At issue with the EPA is a state fund that provides loans to cities, counties, water districts or other government units for public drinking water projects or water pollution control projects.
Using $19 million
Budget negotiators have agreed to use $19 million from the fund to help pay principal and interest on state water pollution control bonds.
That frees up $19 million in general revenue to be used for other purposes throughout the budget.
But the EPA, which also channels federal money to the state fund, said using the money to pay off the state general obligation bonds would violate the federal Clean Water Act and a federal regulation.
As a result, the EPA would withhold $74 million in federal water funds intended for Missouri, said U.S. Sen. Kit Bond, R-Mo. Bond sent a letter to Gov. Bob Holden encouraging him to try to stop the diversion of state water loan funds.
The letter "came so late that it was difficult to deal with," said Senate Appropriations Committee Chairman John Russell, R-Lebanon.
"We didn't have time to argue."
Holden spokesman Jerry Nachtigal said Wednesday the governor understands why lawmakers would want to tap into the water fund as they face multimillion-dollar budget cuts.
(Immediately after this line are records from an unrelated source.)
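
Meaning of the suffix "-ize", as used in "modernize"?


Suffix: -ize
Example: modernize (modern + -ize)
Meaning = to make


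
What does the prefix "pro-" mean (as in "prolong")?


Prefix: pro-
Example: prolong (pro- + long)
Meaning = forward / in favor of


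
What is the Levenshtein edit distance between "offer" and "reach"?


Word 1: "offer" (length 5)
Word 2: "reach" (length 5)
One optimal edit sequence (insert/delete/substitute each cost 1):
  1. substitute 'o' -> 'r'  (+1)
  2. substitute 'f' -> 'e'  (+1)
  3. substitute 'f' -> 'a'  (+1)
  4. substitute 'e' -> 'c'  (+1)
  5. substitute 'r' -> 'h'  (+1)
Total edit operations: 5
Edit distance = 5


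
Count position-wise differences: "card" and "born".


Comparing character by character (same length = 4):
  Pos 0: 'c' vs 'b' !=
  Pos 1: 'a' vs 'o' !=
  Pos 2: 'r' vs 'r' =
  Pos 3: 'd' vs 'n' !=
Hamming distance = 3


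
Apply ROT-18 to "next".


Word: "next"
Shift: 18
Each letter → (letter + shift) mod 26:
  'n' (13) + 18 = 5 → 'f'
  'e' (4) + 18 = 22 → 'w'
  'x' (23) + 18 = 15 → 'p'
  't' (19) + 18 = 11 → 'l'
Result = "fwpl"


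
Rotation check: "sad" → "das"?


Word: "sad", Candidate: "das"
Method: check if candidate is substring of word+word
"sadsad" contains "das"? No
Is rotation = No


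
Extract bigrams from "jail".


Word: "jail" (length 4)
Number of bigrams = 4 - 2 + 1 = 3
  Position 0: "ja"
  Position 1: "ai"
  Position 2: "il"
Bigrams = "ja", "ai", "il"


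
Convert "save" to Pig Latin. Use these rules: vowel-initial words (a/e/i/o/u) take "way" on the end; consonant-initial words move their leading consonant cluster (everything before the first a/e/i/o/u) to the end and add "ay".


Word: "save"
Starts with consonant(s) → move to end, add 'ay'
Consonant cluster: "s"
Pig Latin = "avesay"


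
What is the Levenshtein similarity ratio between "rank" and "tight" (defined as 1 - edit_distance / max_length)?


Word 1: "rank" (length 4)
Word 2: "tight" (length 5)
One optimal edit sequence:
  1. insert 't'  (+1)
  2. substitute 'r' -> 'i'  (+1)
  3. substitute 'a' -> 'g'  (+1)
  4. substitute 'n' -> 'h'  (+1)
  5. substitute 'k' -> 't'  (+1)
Edit distance = 5
Max length = max(4, 5) = 5
Similarity = 1 - 5/5
= 0.0000


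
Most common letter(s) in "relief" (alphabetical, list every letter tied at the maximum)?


Word: "relief"
Letter counts:
  'e': 2
  'f': 1
  'i': 1
  'l': 1
  'r': 1
Maximum count = 2
Most frequent = 'e' (2 times each)


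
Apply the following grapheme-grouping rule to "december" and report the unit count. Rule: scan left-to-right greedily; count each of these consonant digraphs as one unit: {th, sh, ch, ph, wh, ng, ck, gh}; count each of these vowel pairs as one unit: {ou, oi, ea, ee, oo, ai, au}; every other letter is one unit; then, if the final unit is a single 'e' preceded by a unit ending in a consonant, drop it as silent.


Word: "december" (8 letters)
Left-to-right scan:
  1. 'd' (letter)
  2. 'e' (letter)
  3. 'c' (letter)
  4. 'e' (letter)
  5. 'm' (letter)
  6. 'b' (letter)
  7. 'e' (letter)
  8. 'r' (letter)
Units from scan: 8
Sound units = 8 units


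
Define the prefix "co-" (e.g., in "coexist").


Prefix: co-
Example: coexist (co- + exist)
Meaning = together


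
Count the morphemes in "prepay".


Word: "prepay"
Morphemes: pre- + pay
Each morpheme carries meaning
= 2 morphemes


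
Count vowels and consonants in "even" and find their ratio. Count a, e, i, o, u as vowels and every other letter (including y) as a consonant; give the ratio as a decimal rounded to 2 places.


Word: "even"
Vowels (a,e,i,o,u): 2
Consonants: 2
Ratio = 2/2
= 1.00


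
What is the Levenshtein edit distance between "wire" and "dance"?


Word 1: "wire" (length 4)
Word 2: "dance" (length 5)
One optimal edit sequence (insert/delete/substitute each cost 1):
  1. insert 'd'  (+1)
  2. substitute 'w' -> 'a'  (+1)
  3. substitute 'i' -> 'n'  (+1)
  4. substitute 'r' -> 'c'  (+1)
  5. keep 'e'
Total edit operations: 4
Edit distance = 4


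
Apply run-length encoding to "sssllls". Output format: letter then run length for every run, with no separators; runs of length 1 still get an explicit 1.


String: "sssllls"
Scanning for consecutive runs:
  's' x 3
  'l' x 3
  's' x 1
RLE = "s3l3s1"


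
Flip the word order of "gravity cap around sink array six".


Original: "gravity cap around sink array six"
Words (1..n): gravity | cap | around | sink | array | six
Reversed (n..1): six | array | sink | around | cap | gravity
Result = "six array sink around cap gravity"


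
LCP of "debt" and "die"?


Word 1: "debt"
Word 2: "die"
Comparing from start:
  Pos 0: 'd' == 'd'
  Pos 1: 'e' != 'i' (stop)
LCP = "d" (length 1)


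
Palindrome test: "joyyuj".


Word: "joyyuj"
Reversed: "juyyoj"
Forward == Backward? joyyuj != juyyoj
Palindrome = No


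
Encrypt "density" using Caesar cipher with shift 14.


Word: "density"
Shift: 14
Each letter → (letter + shift) mod 26:
  'd' (3) + 14 = 17 → 'r'
  'e' (4) + 14 = 18 → 's'
  'n' (13) + 14 = 1 → 'b'
  's' (18) + 14 = 6 → 'g'
  'i' (8) + 14 = 22 → 'w'
  't' (19) + 14 = 7 → 'h'
  'y' (24) + 14 = 12 → 'm'
Result = "rsbgwhm"


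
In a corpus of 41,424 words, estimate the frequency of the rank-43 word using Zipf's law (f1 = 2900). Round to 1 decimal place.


Zipf's law: f(r) = f(1) / r
f(1) = 2900
f(43) = 2900 / 43
= 67.4 occurrences


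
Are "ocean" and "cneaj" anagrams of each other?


Word 1: "ocean" → sorted: aceno
Word 2: "cneaj" → sorted: acejn
Same letters? aceno != acejn
Anagram = No


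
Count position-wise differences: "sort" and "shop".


Comparing character by character (same length = 4):
  Pos 0: 's' vs 's' =
  Pos 1: 'o' vs 'h' !=
  Pos 2: 'r' vs 'o' !=
  Pos 3: 't' vs 'p' !=
Hamming distance = 3


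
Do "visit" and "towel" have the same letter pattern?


Pattern of "visit": [0, 1, 2, 1, 3]
Pattern of "towel": [0, 1, 2, 3, 4]
Patterns do not match
Same pattern = No


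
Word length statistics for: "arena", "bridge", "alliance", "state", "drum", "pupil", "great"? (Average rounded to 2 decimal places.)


Lengths: "arena"=5, "bridge"=6, "alliance"=8, "state"=5, "drum"=4, "pupil"=5, "great"=5
Sum = 38, Count = 7
Average = 38/7 = 5.43
= avg=5.43, min=4, max=8


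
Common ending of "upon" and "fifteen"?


Word 1: "upon"
Word 2: "fifteen"
Comparing from end:
  Pos -1: 'n' == 'n'
  Pos -2: 'o' != 'e' (stop)
LCS = "n" (length 1)


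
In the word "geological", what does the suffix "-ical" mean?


Suffix: -ical
Example: geological (geology + -ical, with a spelling change)
Meaning = relating to


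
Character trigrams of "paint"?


Word: "paint" (length 5)
Number of trigrams = 5 - 3 + 1 = 3
  Position 0: "pai"
  Position 1: "ain"
  Position 2: "int"
Trigrams = "pai", "ain", "int"


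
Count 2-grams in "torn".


Word: "torn" (length 4)
Number of 2-grams = length - 2 + 1 = 4 - 2 + 1
= 3


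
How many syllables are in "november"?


Word: "november"
Syllable breakdown: no / vem / ber
Counting: 3 parts
= 3 syllables


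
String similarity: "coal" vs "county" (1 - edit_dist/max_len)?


Word 1: "coal" (length 4)
Word 2: "county" (length 6)
One optimal edit sequence:
  1. keep 'c'
  2. keep 'o'
  3. insert 'u'  (+1)
  4. insert 'n'  (+1)
  5. substitute 'a' -> 't'  (+1)
  6. substitute 'l' -> 'y'  (+1)
Edit distance = 4
Max length = max(4, 6) = 6
Similarity = 1 - 4/6
= 0.3333


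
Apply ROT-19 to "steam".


Word: "steam"
Shift: 19
Each letter → (letter + shift) mod 26:
  's' (18) + 19 = 11 → 'l'
  't' (19) + 19 = 12 → 'm'
  'e' (4) + 19 = 23 → 'x'
  'a' (0) + 19 = 19 → 't'
  'm' (12) + 19 = 5 → 'f'
Result = "lmxtf"


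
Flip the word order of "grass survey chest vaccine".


Original: "grass survey chest vaccine"
Words (1..n): grass | survey | chest | vaccine
Reversed (n..1): vaccine | chest | survey | grass
Result = "vaccine chest survey grass"


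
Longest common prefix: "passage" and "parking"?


Word 1: "passage"
Word 2: "parking"
Comparing from start:
  Pos 0: 'p' == 'p'
  Pos 1: 'a' == 'a'
  Pos 2: 's' != 'r' (stop)
LCP = "pa" (length 2)


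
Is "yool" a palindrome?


Word: "yool"
Reversed: "looy"
Forward == Backward? yool != looy
Palindrome = No


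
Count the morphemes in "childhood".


Word: "childhood"
Morphemes: child | -hood
Each morpheme carries meaning
= 2 morphemes


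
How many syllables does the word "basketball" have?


Word: "basketball"
Syllable breakdown: bas-ket-ball
Counting: 3 parts
= 3 syllables


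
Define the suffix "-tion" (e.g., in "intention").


Suffix: -tion
Example: intention (intend + -tion, with a spelling change)
Meaning = act or process


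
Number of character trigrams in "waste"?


Word: "waste" (length 5)
Number of 3-grams = length - 3 + 1 = 5 - 3 + 1
= 3


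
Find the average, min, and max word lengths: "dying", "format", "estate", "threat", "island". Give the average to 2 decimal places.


Lengths: "dying"=5, "format"=6, "estate"=6, "threat"=6, "island"=6
Sum = 29, Count = 5
Average = 29/5 = 5.80
= avg=5.80, min=5, max=6


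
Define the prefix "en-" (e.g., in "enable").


Prefix: en-
As in: enable -> en- + able
Meaning = cause to / put into


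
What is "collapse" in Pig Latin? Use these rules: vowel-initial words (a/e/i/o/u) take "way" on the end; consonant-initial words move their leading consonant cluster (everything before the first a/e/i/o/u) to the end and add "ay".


Word: "collapse"
Starts with consonant(s) → move to end, add 'ay'
Consonant cluster: "c"
Pig Latin = "ollapsecay"


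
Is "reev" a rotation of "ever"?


Word: "ever", Candidate: "reev"
Method: check if candidate is substring of word+word
"everever" contains "reev"? No
Is rotation = No


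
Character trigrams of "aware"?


Word: "aware" (length 5)
Number of trigrams = 5 - 3 + 1 = 3
  Position 0: "awa"
  Position 1: "war"
  Position 2: "are"
Trigrams = "awa", "war", "are"


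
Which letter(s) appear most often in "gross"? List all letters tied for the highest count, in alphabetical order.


Word: "gross"
Letter counts:
  'g': 1
  'o': 1
  'r': 1
  's': 2
Maximum count = 2
Most frequent = 's' (2 times each)


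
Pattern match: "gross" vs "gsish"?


Pattern of "gross": [0, 1, 2, 3, 3]
Pattern of "gsish": [0, 1, 2, 1, 3]
Patterns do not match
Same pattern = No


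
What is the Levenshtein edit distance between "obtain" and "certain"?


Word 1: "obtain" (length 6)
Word 2: "certain" (length 7)
One optimal edit sequence (insert/delete/substitute each cost 1):
  1. insert 'c'  (+1)
  2. substitute 'o' -> 'e'  (+1)
  3. substitute 'b' -> 'r'  (+1)
  4. keep 't'
  5. keep 'a'
  6. keep 'i'
  7. keep 'n'
Total edit operations: 3
Edit distance = 3


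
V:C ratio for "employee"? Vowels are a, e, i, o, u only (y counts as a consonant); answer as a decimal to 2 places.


Word: "employee"
Vowels (a,e,i,o,u): 4
Consonants: 4
Ratio = 4/4
= 1.00


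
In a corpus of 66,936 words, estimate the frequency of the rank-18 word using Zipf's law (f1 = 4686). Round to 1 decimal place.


Zipf's law: f(r) = f(1) / r
f(1) = 4686
f(18) = 4686 / 18
= 260.3 occurrences


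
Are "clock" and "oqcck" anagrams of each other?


Word 1: "clock" → sorted: ccklo
Word 2: "oqcck" → sorted: cckoq
Same letters? ccklo != cckoq
Anagram = No


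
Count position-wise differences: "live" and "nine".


Comparing character by character (same length = 4):
  Pos 0: 'l' vs 'n' !=
  Pos 1: 'i' vs 'i' =
  Pos 2: 'v' vs 'n' !=
  Pos 3: 'e' vs 'e' =
Hamming distance = 2


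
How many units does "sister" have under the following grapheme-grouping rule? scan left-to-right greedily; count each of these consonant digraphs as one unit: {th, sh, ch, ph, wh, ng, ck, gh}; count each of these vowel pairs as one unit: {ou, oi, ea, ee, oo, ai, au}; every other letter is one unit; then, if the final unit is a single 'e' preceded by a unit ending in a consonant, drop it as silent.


Word: "sister" (6 letters)
Left-to-right scan:
  1. 's' (letter)
  2. 'i' (letter)
  3. 's' (letter)
  4. 't' (letter)
  5. 'e' (letter)
  6. 'r' (letter)
Units from scan: 6
Sound units = 6 units


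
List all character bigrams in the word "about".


Word: "about" (length 5)
Number of bigrams = 5 - 2 + 1 = 4
  Position 0: "ab"
  Position 1: "bo"
  Position 2: "ou"
  Position 3: "ut"
Bigrams = "ab", "bo", "ou", "ut"


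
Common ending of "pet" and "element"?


Word 1: "pet"
Word 2: "element"
Comparing from end:
  Pos -1: 't' == 't'
  Pos -2: 'e' != 'n' (stop)
LCS = "t" (length 1)


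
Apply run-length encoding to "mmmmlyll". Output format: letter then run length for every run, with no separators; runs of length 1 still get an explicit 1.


String: "mmmmlyll"
Scanning for consecutive runs:
  'm' x 4
  'l' x 1
  'y' x 1
  'l' x 2
RLE = "m4l1y1l2"


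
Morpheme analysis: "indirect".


Word: "indirect"
Morphemes: in- / direct
Each morpheme carries meaning
= 2 morphemes


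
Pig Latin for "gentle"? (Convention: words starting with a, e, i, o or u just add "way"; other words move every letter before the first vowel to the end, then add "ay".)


Word: "gentle"
Starts with consonant(s) → move to end, add 'ay'
Consonant cluster: "g"
Pig Latin = "entlegay"


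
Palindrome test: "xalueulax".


Word: "xalueulax"
Reversed: "xalueulax"
Forward == Backward? xalueulax == xalueulax
Palindrome = Yes


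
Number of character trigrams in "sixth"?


Word: "sixth" (length 5)
Number of 3-grams = length - 3 + 1 = 5 - 3 + 1
= 3


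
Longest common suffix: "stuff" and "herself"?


Word 1: "stuff"
Word 2: "herself"
Comparing from end:
  Pos -1: 'f' == 'f'
  Pos -2: 'f' != 'l' (stop)
LCS = "f" (length 1)


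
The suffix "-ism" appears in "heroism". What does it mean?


Suffix: -ism
Example: heroism = hero + -ism
Meaning = belief / practice


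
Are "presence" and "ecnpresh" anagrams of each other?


Word 1: "presence" → sorted: ceeenprs
Word 2: "ecnpresh" → sorted: ceehnprs
Same letters? ceeenprs != ceehnprs
Anagram = No


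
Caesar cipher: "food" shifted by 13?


Word: "food"
Shift: 13
Each letter → (letter + shift) mod 26:
  'f' (5) + 13 = 18 → 's'
  'o' (14) + 13 = 1 → 'b'
  'o' (14) + 13 = 1 → 'b'
  'd' (3) + 13 = 16 → 'q'
Result = "sbbq"


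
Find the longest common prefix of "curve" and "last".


Word 1: "curve"
Word 2: "last"
Comparing from start:
  Pos 0: 'c' != 'l' (stop)
LCP = "" (length 0)


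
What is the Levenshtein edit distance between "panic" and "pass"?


Word 1: "panic" (length 5)
Word 2: "pass" (length 4)
One optimal edit sequence (insert/delete/substitute each cost 1):
  1. keep 'p'
  2. keep 'a'
  3. delete 'n'  (+1)
  4. substitute 'i' -> 's'  (+1)
  5. substitute 'c' -> 's'  (+1)
Total edit operations: 3
Edit distance = 3


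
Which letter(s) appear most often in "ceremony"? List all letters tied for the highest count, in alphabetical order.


Word: "ceremony"
Letter counts:
  'c': 1
  'e': 2
  'm': 1
  'n': 1
  'o': 1
  'r': 1
  'y': 1
Maximum count = 2
Most frequent = 'e' (2 times each)


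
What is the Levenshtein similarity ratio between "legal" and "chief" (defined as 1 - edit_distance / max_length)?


Word 1: "legal" (length 5)
Word 2: "chief" (length 5)
One optimal edit sequence:
  1. substitute 'l' -> 'c'  (+1)
  2. substitute 'e' -> 'h'  (+1)
  3. substitute 'g' -> 'i'  (+1)
  4. substitute 'a' -> 'e'  (+1)
  5. substitute 'l' -> 'f'  (+1)
Edit distance = 5
Max length = max(5, 5) = 5
Similarity = 1 - 5/5
= 0.0000


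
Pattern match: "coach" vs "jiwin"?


Pattern of "coach": [0, 1, 2, 0, 3]
Pattern of "jiwin": [0, 1, 2, 1, 3]
Patterns do not match
Same pattern = No


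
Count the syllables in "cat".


Word: "cat"
Syllable breakdown: cat
Counting: 1 part
= 1 syllable


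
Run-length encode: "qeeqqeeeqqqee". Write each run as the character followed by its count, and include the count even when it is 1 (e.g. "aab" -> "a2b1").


String: "qeeqqeeeqqqee"
Scanning for consecutive runs:
  'q' x 1
  'e' x 2
  'q' x 2
  'e' x 3
  'q' x 3
  'e' x 2
RLE = "q1e2q2e3q3e2"


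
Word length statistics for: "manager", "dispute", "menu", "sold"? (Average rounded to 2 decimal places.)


Lengths: "manager"=7, "dispute"=7, "menu"=4, "sold"=4
Sum = 22, Count = 4
Average = 22/4 = 5.50
= avg=5.50, min=4, max=7


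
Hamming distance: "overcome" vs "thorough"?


Comparing character by character (same length = 8):
  Pos 0: 'o' vs 't' !=
  Pos 1: 'v' vs 'h' !=
  Pos 2: 'e' vs 'o' !=
  Pos 3: 'r' vs 'r' =
  Pos 4: 'c' vs 'o' !=
  Pos 5: 'o' vs 'u' !=
  Pos 6: 'm' vs 'g' !=
  Pos 7: 'e' vs 'h' !=
Hamming distance = 7


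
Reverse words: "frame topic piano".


Original: "frame topic piano"
Words (1..n): frame | topic | piano
Reversed (n..1): piano | topic | frame
Result = "piano topic frame"


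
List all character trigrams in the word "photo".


Word: "photo" (length 5)
Number of trigrams = 5 - 3 + 1 = 3
  Position 0: "pho"
  Position 1: "hot"
  Position 2: "oto"
Trigrams = "pho", "hot", "oto"


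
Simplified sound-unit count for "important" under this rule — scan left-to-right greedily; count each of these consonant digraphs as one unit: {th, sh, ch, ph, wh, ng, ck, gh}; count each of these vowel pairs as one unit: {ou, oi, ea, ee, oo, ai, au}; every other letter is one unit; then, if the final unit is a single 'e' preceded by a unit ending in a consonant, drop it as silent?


Word: "important" (9 letters)
Left-to-right scan:
  [1] 'i' (letter)
  [2] 'm' (letter)
  [3] 'p' (letter)
  [4] 'o' (letter)
  [5] 'r' (letter)
  [6] 't' (letter)
  [7] 'a' (letter)
  [8] 'n' (letter)
  [9] 't' (letter)
Units from scan: 9
Sound units = 9 units


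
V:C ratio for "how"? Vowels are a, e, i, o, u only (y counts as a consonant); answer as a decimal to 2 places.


Word: "how"
Vowels (a,e,i,o,u): 1
Consonants: 2
Ratio = 1/2
= 0.50


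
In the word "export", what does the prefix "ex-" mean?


Prefix: ex-
As in: export -> ex- + port
Meaning = out / former


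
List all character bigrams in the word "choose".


Word: "choose" (length 6)
Number of bigrams = 6 - 2 + 1 = 5
  Position 0: "ch"
  Position 1: "ho"
  Position 2: "oo"
  Position 3: "os"
  Position 4: "se"
Bigrams = "ch", "ho", "oo", "os", "se"


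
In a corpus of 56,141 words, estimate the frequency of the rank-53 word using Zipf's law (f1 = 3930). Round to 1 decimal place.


Zipf's law: f(r) = f(1) / r
f(1) = 3930
f(53) = 3930 / 53
= 74.2 occurrences


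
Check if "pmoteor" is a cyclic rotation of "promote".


Word: "promote", Candidate: "pmoteor"
Method: check if candidate is substring of word+word
"promotepromote" contains "pmoteor"? No
Is rotation = No


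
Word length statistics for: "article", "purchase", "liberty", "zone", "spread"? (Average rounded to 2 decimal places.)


Lengths: "article"=7, "purchase"=8, "liberty"=7, "zone"=4, "spread"=6
Sum = 32, Count = 5
Average = 32/5 = 6.40
= avg=6.40, min=4, max=8


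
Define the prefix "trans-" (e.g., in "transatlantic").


Prefix: trans-
Example: transatlantic = trans- + atlantic
Meaning = across


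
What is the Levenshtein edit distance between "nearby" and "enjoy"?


Word 1: "nearby" (length 6)
Word 2: "enjoy" (length 5)
One optimal edit sequence (insert/delete/substitute each cost 1):
  1. delete 'n'  (+1)
  2. keep 'e'
  3. substitute 'a' -> 'n'  (+1)
  4. substitute 'r' -> 'j'  (+1)
  5. substitute 'b' -> 'o'  (+1)
  6. keep 'y'
Total edit operations: 4
Edit distance = 4


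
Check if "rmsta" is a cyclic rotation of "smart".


Word: "smart", Candidate: "rmsta"
Method: check if candidate is substring of word+word
"smartsmart" contains "rmsta"? No
Is rotation = No


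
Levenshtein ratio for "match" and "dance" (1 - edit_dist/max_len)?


Word 1: "match" (length 5)
Word 2: "dance" (length 5)
One optimal edit sequence:
  1. substitute 'm' -> 'd'  (+1)
  2. keep 'a'
  3. substitute 't' -> 'n'  (+1)
  4. keep 'c'
  5. substitute 'h' -> 'e'  (+1)
Edit distance = 3
Max length = max(5, 5) = 5
Similarity = 1 - 3/5
= 0.4000


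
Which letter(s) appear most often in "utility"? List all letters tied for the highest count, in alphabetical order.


Word: "utility"
Letter counts:
  'i': 2
  'l': 1
  't': 2
  'u': 1
  'y': 1
Maximum count = 2
Most frequent = 'i', 't' (2 times each)


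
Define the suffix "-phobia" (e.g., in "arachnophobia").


Suffix: -phobia
Example: arachnophobia = arachno- + -phobia
Meaning = fear of


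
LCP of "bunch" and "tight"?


Word 1: "bunch"
Word 2: "tight"
Comparing from start:
  Pos 0: 'b' != 't' (stop)
LCP = "" (length 0)


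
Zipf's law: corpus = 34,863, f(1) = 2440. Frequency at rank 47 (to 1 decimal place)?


Zipf's law: f(r) = f(1) / r
f(1) = 2440
f(47) = 2440 / 47
= 51.9 occurrences


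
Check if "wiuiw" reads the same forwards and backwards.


Word: "wiuiw"
Reversed: "wiuiw"
Forward == Backward? wiuiw == wiuiw
Palindrome = Yes


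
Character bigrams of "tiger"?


Word: "tiger" (length 5)
Number of bigrams = 5 - 2 + 1 = 4
  Position 0: "ti"
  Position 1: "ig"
  Position 2: "ge"
  Position 3: "er"
Bigrams = "ti", "ig", "ge", "er"


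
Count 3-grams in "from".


Word: "from" (length 4)
Number of 3-grams = length - 3 + 1 = 4 - 3 + 1
= 2


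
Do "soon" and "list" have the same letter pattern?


Pattern of "soon": [0, 1, 1, 2]
Pattern of "list": [0, 1, 2, 3]
Patterns do not match
Same pattern = No


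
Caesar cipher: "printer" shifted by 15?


Word: "printer"
Shift: 15
Each letter → (letter + shift) mod 26:
  'p' (15) + 15 = 4 → 'e'
  'r' (17) + 15 = 6 → 'g'
  'i' (8) + 15 = 23 → 'x'
  'n' (13) + 15 = 2 → 'c'
  't' (19) + 15 = 8 → 'i'
  'e' (4) + 15 = 19 → 't'
  'r' (17) + 15 = 6 → 'g'
Result = "egxcitg"


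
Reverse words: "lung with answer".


Original: "lung with answer"
Words (1..n): lung | with | answer
Reversed (n..1): answer | with | lung
Result = "answer with lung"


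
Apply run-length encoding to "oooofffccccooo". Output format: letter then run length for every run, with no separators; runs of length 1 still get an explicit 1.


String: "oooofffccccooo"
Scanning for consecutive runs:
  'o' x 4
  'f' x 3
  'c' x 4
  'o' x 3
RLE = "o4f3c4o3"


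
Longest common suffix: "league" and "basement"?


Word 1: "league"
Word 2: "basement"
Comparing from end:
  Pos -1: 'e' != 't' (stop)
LCS = "" (length 0)


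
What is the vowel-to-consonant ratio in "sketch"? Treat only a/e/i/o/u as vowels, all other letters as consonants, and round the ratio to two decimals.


Word: "sketch"
Vowels (a,e,i,o,u): 1
Consonants: 5
Ratio = 1/5
= 0.20


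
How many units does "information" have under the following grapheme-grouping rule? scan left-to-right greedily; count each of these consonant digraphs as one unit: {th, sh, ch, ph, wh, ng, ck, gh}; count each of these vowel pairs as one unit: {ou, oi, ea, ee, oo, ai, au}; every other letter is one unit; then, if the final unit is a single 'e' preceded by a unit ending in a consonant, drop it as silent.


Word: "information" (11 letters)
Left-to-right scan:
  [1] 'i' (letter)
  [2] 'n' (letter)
  [3] 'f' (letter)
  [4] 'o' (letter)
  [5] 'r' (letter)
  [6] 'm' (letter)
  [7] 'a' (letter)
  [8] 't' (letter)
  [9] 'i' (letter)
  [10] 'o' (letter)
  [11] 'n' (letter)
Units from scan: 11
Sound units = 11 units


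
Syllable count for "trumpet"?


Word: "trumpet"
Syllable breakdown: trum-pet
Counting: 2 parts
= 2 syllables


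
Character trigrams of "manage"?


Word: "manage" (length 6)
Number of trigrams = 6 - 3 + 1 = 4
  Position 0: "man"
  Position 1: "ana"
  Position 2: "nag"
  Position 3: "age"
Trigrams = "man", "ana", "nag", "age"


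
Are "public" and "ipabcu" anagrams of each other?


Word 1: "public" → sorted: bcilpu
Word 2: "ipabcu" → sorted: abcipu
Same letters? bcilpu != abcipu
Anagram = No


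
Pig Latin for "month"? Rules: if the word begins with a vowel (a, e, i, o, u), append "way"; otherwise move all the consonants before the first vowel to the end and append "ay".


Word: "month"
Starts with consonant(s) → move to end, add 'ay'
Consonant cluster: "m"
Pig Latin = "onthmay"


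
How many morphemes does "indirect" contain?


Word: "indirect"
Morphemes: in- | direct
Each morpheme carries meaning
= 2 morphemes


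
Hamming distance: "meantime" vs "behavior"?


Comparing character by character (same length = 8):
  Pos 0: 'm' vs 'b' !=
  Pos 1: 'e' vs 'e' =
  Pos 2: 'a' vs 'h' !=
  Pos 3: 'n' vs 'a' !=
  Pos 4: 't' vs 'v' !=
  Pos 5: 'i' vs 'i' =
  Pos 6: 'm' vs 'o' !=
  Pos 7: 'e' vs 'r' !=
Hamming distance = 6


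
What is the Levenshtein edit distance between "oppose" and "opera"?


Word 1: "oppose" (length 6)
Word 2: "opera" (length 5)
One optimal edit sequence (insert/delete/substitute each cost 1):
  1. keep 'o'
  2. delete 'p'  (+1)
  3. keep 'p'
  4. substitute 'o' -> 'e'  (+1)
  5. substitute 's' -> 'r'  (+1)
  6. substitute 'e' -> 'a'  (+1)
Total edit operations: 4
Edit distance = 4


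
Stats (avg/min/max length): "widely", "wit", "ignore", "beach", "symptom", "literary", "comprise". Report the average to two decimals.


Lengths: "widely"=6, "wit"=3, "ignore"=6, "beach"=5, "symptom"=7, "literary"=8, "comprise"=8
Sum = 43, Count = 7
Average = 43/7 = 6.14
= avg=6.14, min=3, max=8


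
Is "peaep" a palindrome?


Word: "peaep"
Reversed: "peaep"
Forward == Backward? peaep == peaep
Palindrome = Yes


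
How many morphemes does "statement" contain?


Word: "statement"
Morphemes: state + -ment
Each morpheme carries meaning
= 2 morphemes


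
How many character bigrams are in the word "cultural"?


Word: "cultural" (length 8)
Number of 2-grams = length - 2 + 1 = 8 - 2 + 1
= 7


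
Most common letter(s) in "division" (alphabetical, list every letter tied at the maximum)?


Word: "division"
Letter counts:
  'd': 1
  'i': 3
  'n': 1
  'o': 1
  's': 1
  'v': 1
Maximum count = 3
Most frequent = 'i' (3 times each)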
But "the governor has never supported taking $19 million from that fund, and he has voiced those objections to those in the Legislature who are proponents of doing it," Nachtigal said.
Russell said if the EPA continues to press its case, Holden would have to decide how to settle the problem.
"The EPA, they're always kind of threatening things," Russell said.
"Sometimes they yield, and sometimes they don't."
Missouri law states that money from the Water and Wastewater Loan Fund can be used to pay principal and interest on state revenue bonds or general obligation bonds.
House Budget Committee Chairman Tim Green also expressed frustration that the EPA was intervening at the end of the state budget process.
"We have the laws that say we can" use the water fund to pay off state bonds, said Green, D-St. Louis.
"We have the bureaucrats in Washington who say we can't."
The public debt bill is HB1101 (Green).